Melihat Upaya Pak Ahmad, Manfaatkan Lahan Pekarangan di Cilegon untuk Bertani
Oleh: Ilung (Sang Revolusioner)
CILEGON – Mungkin ada perlunya orang Cilegon sekarang untuk mengetahui atau sekadar mengenang latar belakang sejarah kotanya yang dalam kurun waktu 50-60 tahun silam mayoritas profesi penduduknya adalah bertani.

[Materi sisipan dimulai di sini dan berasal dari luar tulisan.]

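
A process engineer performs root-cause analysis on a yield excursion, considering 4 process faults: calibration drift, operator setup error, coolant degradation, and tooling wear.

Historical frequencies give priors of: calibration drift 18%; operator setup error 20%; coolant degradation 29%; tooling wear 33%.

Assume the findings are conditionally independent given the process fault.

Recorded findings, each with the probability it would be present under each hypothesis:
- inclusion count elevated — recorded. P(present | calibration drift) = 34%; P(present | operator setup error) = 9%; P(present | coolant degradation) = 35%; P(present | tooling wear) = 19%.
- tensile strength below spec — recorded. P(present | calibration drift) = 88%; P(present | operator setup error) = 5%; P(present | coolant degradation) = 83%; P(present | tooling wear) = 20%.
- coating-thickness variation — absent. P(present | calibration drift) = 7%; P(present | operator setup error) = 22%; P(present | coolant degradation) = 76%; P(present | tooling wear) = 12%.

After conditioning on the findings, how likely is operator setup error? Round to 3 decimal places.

Multiply each prior by the joint likelihood of the evidence pattern (using 1 − P(present | H) for each absent finding):
  calibration drift: 0.18 × 0.34 × 0.88 × (1 − 0.07) = 0.050086
  operator setup error: 0.20 × 0.09 × 0.05 × (1 − 0.22) = 0.000702
  coolant degradation: 0.29 × 0.35 × 0.83 × (1 − 0.76) = 0.020219
  tooling wear: 0.33 × 0.19 × 0.20 × (1 − 0.12) = 0.011035
Normalizing constant Z = 0.050086 + 0.000702 + 0.020219 + 0.011035 = 0.082042.
P(operator setup error | evidence) = 0.000702 / 0.082042 ≈ 0.009.

0.009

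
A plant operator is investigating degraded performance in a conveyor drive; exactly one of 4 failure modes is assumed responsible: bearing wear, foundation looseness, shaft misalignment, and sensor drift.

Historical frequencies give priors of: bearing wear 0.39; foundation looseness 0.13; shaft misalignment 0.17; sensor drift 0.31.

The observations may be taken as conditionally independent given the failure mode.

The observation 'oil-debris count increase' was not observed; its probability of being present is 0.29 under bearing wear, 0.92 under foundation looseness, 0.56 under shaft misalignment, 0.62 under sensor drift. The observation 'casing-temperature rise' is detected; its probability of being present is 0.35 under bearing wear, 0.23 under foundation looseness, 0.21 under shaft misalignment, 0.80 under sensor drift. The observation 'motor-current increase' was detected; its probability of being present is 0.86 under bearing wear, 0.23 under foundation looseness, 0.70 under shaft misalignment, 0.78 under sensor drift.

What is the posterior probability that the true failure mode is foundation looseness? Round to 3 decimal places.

0.003

For each hypothesis, the unnormalized posterior weight is prior × product of the observation likelihoods (using 1 − P(present | H) for each absent observation):
  bearing wear: 0.39 × (1 − 0.29) × 0.35 × 0.86 = 0.083347
  foundation looseness: 0.13 × (1 − 0.92) × 0.23 × 0.23 = 0.00055016
  shaft misalignment: 0.17 × (1 − 0.56) × 0.21 × 0.70 = 0.010996
  sensor drift: 0.31 × (1 − 0.62) × 0.80 × 0.78 = 0.073507
Normalizing constant Z = 0.083347 + 0.00055016 + 0.010996 + 0.073507 = 0.1684.
P(foundation looseness | evidence) = 0.00055016 / 0.1684 ≈ 0.003.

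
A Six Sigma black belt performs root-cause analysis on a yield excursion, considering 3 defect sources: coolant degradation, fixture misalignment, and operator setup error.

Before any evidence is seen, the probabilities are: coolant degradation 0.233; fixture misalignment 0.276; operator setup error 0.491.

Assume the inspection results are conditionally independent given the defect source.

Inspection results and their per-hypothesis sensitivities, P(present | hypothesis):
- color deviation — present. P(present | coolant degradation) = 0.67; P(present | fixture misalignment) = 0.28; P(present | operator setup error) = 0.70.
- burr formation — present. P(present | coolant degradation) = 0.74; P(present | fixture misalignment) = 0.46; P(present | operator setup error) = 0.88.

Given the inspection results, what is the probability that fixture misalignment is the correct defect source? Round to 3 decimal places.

0.078

Multiply each prior by the joint likelihood of the inspection result pattern:
  coolant degradation: 0.233 × 0.67 × 0.74 = 0.11552
  fixture misalignment: 0.276 × 0.28 × 0.46 = 0.035549
  operator setup error: 0.491 × 0.70 × 0.88 = 0.30246
Marginal likelihood of the evidence = 0.45353.
P(fixture misalignment | evidence) = 0.035549 / 0.45353 ≈ 0.078.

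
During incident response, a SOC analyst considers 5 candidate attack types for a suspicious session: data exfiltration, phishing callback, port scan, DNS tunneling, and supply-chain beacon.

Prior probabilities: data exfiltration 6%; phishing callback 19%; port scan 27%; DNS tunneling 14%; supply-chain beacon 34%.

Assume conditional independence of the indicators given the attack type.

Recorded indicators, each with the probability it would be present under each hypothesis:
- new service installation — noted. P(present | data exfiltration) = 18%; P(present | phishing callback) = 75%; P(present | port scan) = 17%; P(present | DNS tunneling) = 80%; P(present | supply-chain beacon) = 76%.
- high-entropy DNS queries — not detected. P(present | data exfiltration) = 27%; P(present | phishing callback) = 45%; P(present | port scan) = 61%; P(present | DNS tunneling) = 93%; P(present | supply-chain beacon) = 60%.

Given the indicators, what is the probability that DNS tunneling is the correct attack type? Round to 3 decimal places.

For each hypothesis, the unnormalized posterior weight is prior × product of the indicator likelihoods (using 1 − P(present | H) for each absent indicator):
  data exfiltration: 0.06 × 0.18 × (1 − 0.27) = 0.007884
  phishing callback: 0.19 × 0.75 × (1 − 0.45) = 0.078375
  port scan: 0.27 × 0.17 × (1 − 0.61) = 0.017901
  DNS tunneling: 0.14 × 0.80 × (1 − 0.93) = 0.00784
  supply-chain beacon: 0.34 × 0.76 × (1 − 0.60) = 0.10336
Normalizing constant Z = 0.007884 + 0.078375 + 0.017901 + 0.00784 + 0.10336 = 0.21536.
P(DNS tunneling | evidence) = 0.00784 / 0.21536 ≈ 0.036.

0.036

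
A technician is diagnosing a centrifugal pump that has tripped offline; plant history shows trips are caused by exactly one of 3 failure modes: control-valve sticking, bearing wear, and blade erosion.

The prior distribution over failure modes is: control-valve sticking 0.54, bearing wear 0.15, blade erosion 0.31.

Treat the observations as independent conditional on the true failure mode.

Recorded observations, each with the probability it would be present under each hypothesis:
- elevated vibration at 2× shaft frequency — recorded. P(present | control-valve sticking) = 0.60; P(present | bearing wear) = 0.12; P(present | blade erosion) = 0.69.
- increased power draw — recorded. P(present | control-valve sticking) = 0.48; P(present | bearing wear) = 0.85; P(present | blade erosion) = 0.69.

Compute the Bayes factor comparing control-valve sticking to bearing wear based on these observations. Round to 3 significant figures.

Joint likelihood of the evidence pattern under each hypothesis:
  control-valve sticking: 0.60 × 0.48 = 0.288
  bearing wear: 0.12 × 0.85 = 0.102
Bayes factor = 0.288 / 0.102 ≈ 2.82

2.82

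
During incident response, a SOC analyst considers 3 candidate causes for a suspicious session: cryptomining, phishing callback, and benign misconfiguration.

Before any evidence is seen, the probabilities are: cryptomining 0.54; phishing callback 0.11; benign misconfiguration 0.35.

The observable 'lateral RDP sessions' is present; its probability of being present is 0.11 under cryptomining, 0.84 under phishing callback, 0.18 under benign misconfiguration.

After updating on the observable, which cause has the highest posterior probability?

phishing callback

Multiply each prior by the likelihood of the observable:
  cryptomining: 0.54 × 0.11 = 0.0594
  phishing callback: 0.11 × 0.84 = 0.0924
  benign misconfiguration: 0.35 × 0.18 = 0.063
Normalizing constant Z = 0.0594 + 0.0924 + 0.063 = 0.2148.
P(cryptomining | evidence) ≈ 0.0594 / 0.2148 ≈ 0.277
P(phishing callback | evidence) ≈ 0.0924 / 0.2148 ≈ 0.430
P(benign misconfiguration | evidence) ≈ 0.063 / 0.2148 ≈ 0.293
The largest is 0.430, so phishing callback is most probable.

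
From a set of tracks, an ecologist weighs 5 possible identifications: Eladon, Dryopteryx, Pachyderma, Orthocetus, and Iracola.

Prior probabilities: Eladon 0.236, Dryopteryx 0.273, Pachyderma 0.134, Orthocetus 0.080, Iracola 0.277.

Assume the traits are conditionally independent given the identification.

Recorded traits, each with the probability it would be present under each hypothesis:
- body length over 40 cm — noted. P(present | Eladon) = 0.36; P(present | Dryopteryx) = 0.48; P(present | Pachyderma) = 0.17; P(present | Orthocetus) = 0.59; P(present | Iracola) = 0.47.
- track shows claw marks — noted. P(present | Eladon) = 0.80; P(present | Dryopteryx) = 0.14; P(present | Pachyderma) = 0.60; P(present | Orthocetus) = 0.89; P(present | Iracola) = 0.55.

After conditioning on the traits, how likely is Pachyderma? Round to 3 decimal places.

0.064

Multiply each prior by the joint likelihood of the trait pattern:
  Eladon: 0.236 × 0.36 × 0.80 = 0.067968
  Dryopteryx: 0.273 × 0.48 × 0.14 = 0.018346
  Pachyderma: 0.134 × 0.17 × 0.60 = 0.013668
  Orthocetus: 0.080 × 0.59 × 0.89 = 0.042008
  Iracola: 0.277 × 0.47 × 0.55 = 0.071605
The unnormalized weights sum to 0.21359.
P(Pachyderma | evidence) = 0.013668 / 0.21359 ≈ 0.064.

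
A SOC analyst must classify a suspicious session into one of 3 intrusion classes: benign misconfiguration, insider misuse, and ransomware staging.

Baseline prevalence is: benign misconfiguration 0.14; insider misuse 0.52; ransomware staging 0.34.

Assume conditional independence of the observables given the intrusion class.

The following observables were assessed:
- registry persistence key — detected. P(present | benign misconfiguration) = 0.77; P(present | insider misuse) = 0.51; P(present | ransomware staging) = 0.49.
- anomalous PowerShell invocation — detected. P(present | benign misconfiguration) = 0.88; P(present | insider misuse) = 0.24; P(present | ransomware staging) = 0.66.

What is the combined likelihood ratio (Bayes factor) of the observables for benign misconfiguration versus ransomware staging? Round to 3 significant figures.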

Dan tentunya sebelum berdirinya pabrik-pabrik raksasa yang ada saat ini.
Petani identik dengan sesorang yang mengusahakan kegiatan pertanian dan lebih menekankan kegiatan produksi.
Banyak literatur modern sekarang ini yang sejalan dengan definsi tersebut, yaitu bahwa petani akan mencoba memenuhi kebutuhan pangan keluarganya terlebih dahulu, dan apabila ada kelebihan produksi baru dijual untuk memenuhi kebutuhan yang lain.
Padahal dalam sudut padang tradisional tertentu, bertani merupakan cara fisik manusia untuk mendayakan organ tubuhnya mengelola alam dan secara rohani untuk berhamonisasi dengan alam yang dihamparkan Allah untuk di Khalifahi dengan “Mamayu Hayuning Bawono”.
Dan dalam praktik pertanian ini secara tidak langsung manusia bisa mengahayati hidup untuk bertauhid, dimana manusia hanya sekian persen menanam menjaga/merawat adapun yang menumbuhkan tanaman sampai panen adalah Allah SWT.
Seperti yang dilakukan oleh Pak Ahmad, warga Link Ciwaduk Cilik, Kelurahan Ciwaduk, Kecamatan Cilegon ini, di sela-sela waktu senggangnya usaha warungan Pak Ahmad mengolah lahan tidur milik tetangganya, untuk kegiatan bertani.
Dalam pantauan faktabanten.co.id, Minggu (3/12/2017) siang, di lahan sempit yang berada di wilayah perkotaan yang padat oleh rumah-rumah dan pertokoan ini, tampak Pak Ahmad sedang merawat tumbuhan produktif seperti Kacang Tanah, Jagung, Tomat, Singkong, Kacang Panjang, Pisang, Waluh yang ditanamnya.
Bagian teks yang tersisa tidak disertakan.